Leveraging Fst and Genetic Distance to Optimize Reference Sets for Enhanced Cross-Population Genomic Prediction

Genomic selection often faces challenges of insufficient prediction accuracy in cross-population applications, primarily due to differences in linkage disequilibrium patterns between populations. This study proposes an Fst-based strategy to enhance prediction performance by constructing a cross-population reference set with high genetic similarity to the target population (PopA). By integrating Fst-mediated SNP screening and Euclidean genetic distance analysis, the top 10%, 15% and 20% of individuals genetically most similar to PopA were screened from PopB and PopC, respectively, leading to the generation of six reference sets characterized by different mixing proportions.
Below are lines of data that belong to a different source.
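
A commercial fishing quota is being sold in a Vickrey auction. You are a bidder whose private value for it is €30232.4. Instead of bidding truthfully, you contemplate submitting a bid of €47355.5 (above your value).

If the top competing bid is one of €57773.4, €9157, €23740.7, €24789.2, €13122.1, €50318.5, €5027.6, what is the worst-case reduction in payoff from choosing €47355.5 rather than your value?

€0

€57773.4: same outcome either way → loss €0.
€9157: same outcome either way → loss €0.
€23740.7: same outcome either way → loss €0.
€24789.2: same outcome either way → loss €0.
€13122.1: same outcome either way → loss €0.
€50318.5: same outcome either way → loss €0.
€5027.6: same outcome either way → loss €0.
Maximum loss: €0.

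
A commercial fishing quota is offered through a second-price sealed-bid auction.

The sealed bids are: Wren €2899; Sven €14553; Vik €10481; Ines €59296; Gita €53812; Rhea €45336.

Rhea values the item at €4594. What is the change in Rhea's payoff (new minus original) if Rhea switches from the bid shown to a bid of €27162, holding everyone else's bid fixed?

€0

The highest bid among the other bidders is €59296; Rhea's bid doesn't change that.
Original bid €45336: Rhea is not highest (top rival bid is €59296); payoff €0.
Alternative bid €27162: Rhea is not highest (top rival bid is €59296); payoff €0.
Change in payoff = €0 − (€0) = €0.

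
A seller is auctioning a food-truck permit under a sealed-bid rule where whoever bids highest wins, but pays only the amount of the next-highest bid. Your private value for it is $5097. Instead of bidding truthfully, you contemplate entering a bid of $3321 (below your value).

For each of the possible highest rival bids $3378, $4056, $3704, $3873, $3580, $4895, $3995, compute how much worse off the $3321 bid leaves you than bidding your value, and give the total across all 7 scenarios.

The deviation costs you only when the competing bid falls strictly between $3321 and $5097; elsewhere both bids give the same outcome.
$3378: truthful payoff $1719, deviation payoff $0 → loss $1719.
$4056: truthful payoff $1041, deviation payoff $0 → loss $1041.
$3704: truthful payoff $1393, deviation payoff $0 → loss $1393.
$3873: truthful payoff $1224, deviation payoff $0 → loss $1224.
$3580: truthful payoff $1517, deviation payoff $0 → loss $1517.
$4895: truthful payoff $202, deviation payoff $0 → loss $202.
$3995: truthful payoff $1102, deviation payoff $0 → loss $1102.
Total loss = $1719 + $1041 + $1393 + $1224 + $1517 + $202 + $1102 = $8198.

$8198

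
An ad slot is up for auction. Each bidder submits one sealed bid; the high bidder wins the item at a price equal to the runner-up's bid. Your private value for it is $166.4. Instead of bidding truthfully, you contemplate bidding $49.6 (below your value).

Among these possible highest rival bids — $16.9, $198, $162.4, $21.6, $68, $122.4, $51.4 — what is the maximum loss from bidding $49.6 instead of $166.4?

$16.9: same outcome either way → loss $0.
$198: same outcome either way → loss $0.
$162.4: truthful gives $4, deviation gives $0 → loss $4.
$21.6: same outcome either way → loss $0.
$68: truthful gives $98.4, deviation gives $0 → loss $98.4.
$122.4: truthful gives $44, deviation gives $0 → loss $44.
$51.4: truthful gives $115, deviation gives $0 → loss $115.
Maximum loss: $115.

$115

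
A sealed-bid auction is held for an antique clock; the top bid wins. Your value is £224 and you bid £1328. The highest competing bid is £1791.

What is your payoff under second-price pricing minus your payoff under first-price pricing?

£0

Your bid £1328 is below £1791, so you lose under either rule.
Payoff is £0 in both cases; difference = £0.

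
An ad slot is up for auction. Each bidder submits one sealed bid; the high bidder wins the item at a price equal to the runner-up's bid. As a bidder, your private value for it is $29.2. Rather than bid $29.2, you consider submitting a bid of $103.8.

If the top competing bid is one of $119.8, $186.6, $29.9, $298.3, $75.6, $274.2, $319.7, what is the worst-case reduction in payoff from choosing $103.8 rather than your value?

$46.4

$119.8: same outcome either way → loss $0.
$186.6: same outcome either way → loss $0.
$29.9: truthful gives $0, deviation gives −$0.7 → loss $0.7.
$298.3: same outcome either way → loss $0.
$75.6: truthful gives $0, deviation gives −$46.4 → loss $46.4.
$274.2: same outcome either way → loss $0.
$319.7: same outcome either way → loss $0.
Maximum loss: $46.4.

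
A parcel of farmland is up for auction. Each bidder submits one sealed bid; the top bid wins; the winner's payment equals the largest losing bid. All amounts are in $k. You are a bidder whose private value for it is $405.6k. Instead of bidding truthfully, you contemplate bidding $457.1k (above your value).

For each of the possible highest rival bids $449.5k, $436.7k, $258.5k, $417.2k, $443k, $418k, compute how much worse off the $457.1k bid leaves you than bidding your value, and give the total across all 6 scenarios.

The deviation costs you only when the competing bid falls strictly between $405.6k and $457.1k; elsewhere both bids give the same outcome.
$449.5k: truthful payoff $0k, deviation payoff −$43.9k → loss $43.9k.
$436.7k: truthful payoff $0k, deviation payoff −$31.1k → loss $31.1k.
$258.5k: outcomes coincide → loss $0k.
$417.2k: truthful payoff $0k, deviation payoff −$11.6k → loss $11.6k.
$443k: truthful payoff $0k, deviation payoff −$37.4k → loss $37.4k.
$418k: truthful payoff $0k, deviation payoff −$12.4k → loss $12.4k.
Total loss = $43.9k + $31.1k + $11.6k + $37.4k + $12.4k = $136.4k.

$136.4k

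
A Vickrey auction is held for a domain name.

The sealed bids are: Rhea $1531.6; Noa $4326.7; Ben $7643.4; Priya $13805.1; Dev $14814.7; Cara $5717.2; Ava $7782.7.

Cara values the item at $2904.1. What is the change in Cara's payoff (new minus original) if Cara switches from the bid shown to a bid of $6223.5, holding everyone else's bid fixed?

The highest bid among the other bidders is $14814.7; Cara's bid doesn't change that.
Original bid $5717.2: Cara is not highest (top rival bid is $14814.7); payoff $0.
Alternative bid $6223.5: Cara is not highest (top rival bid is $14814.7); payoff $0.
Change in payoff = $0 − ($0) = $0.

$0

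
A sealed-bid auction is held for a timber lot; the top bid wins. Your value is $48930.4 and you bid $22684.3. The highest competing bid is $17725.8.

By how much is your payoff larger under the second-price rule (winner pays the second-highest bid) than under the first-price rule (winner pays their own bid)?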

The results demonstrate that incorporating the top 10–20% of the most similar individuals significantly improves the accuracy and robustness of genomic estimated breeding value predictions. Among the methods evaluated, ssGBLUP and wGBLUP performed best, with prediction accuracy increasing as the mixing proportion rose up to 20%. This approach effectively mitigates structural bias caused by inter-population genetic differences and significantly enhances prediction efficiency. The multi-level mixing experiment not only validates the practical value of Fst and Euclidean distance but also provides theoretical support and a feasible solution for the efficient integration of cross-population germplasm resources.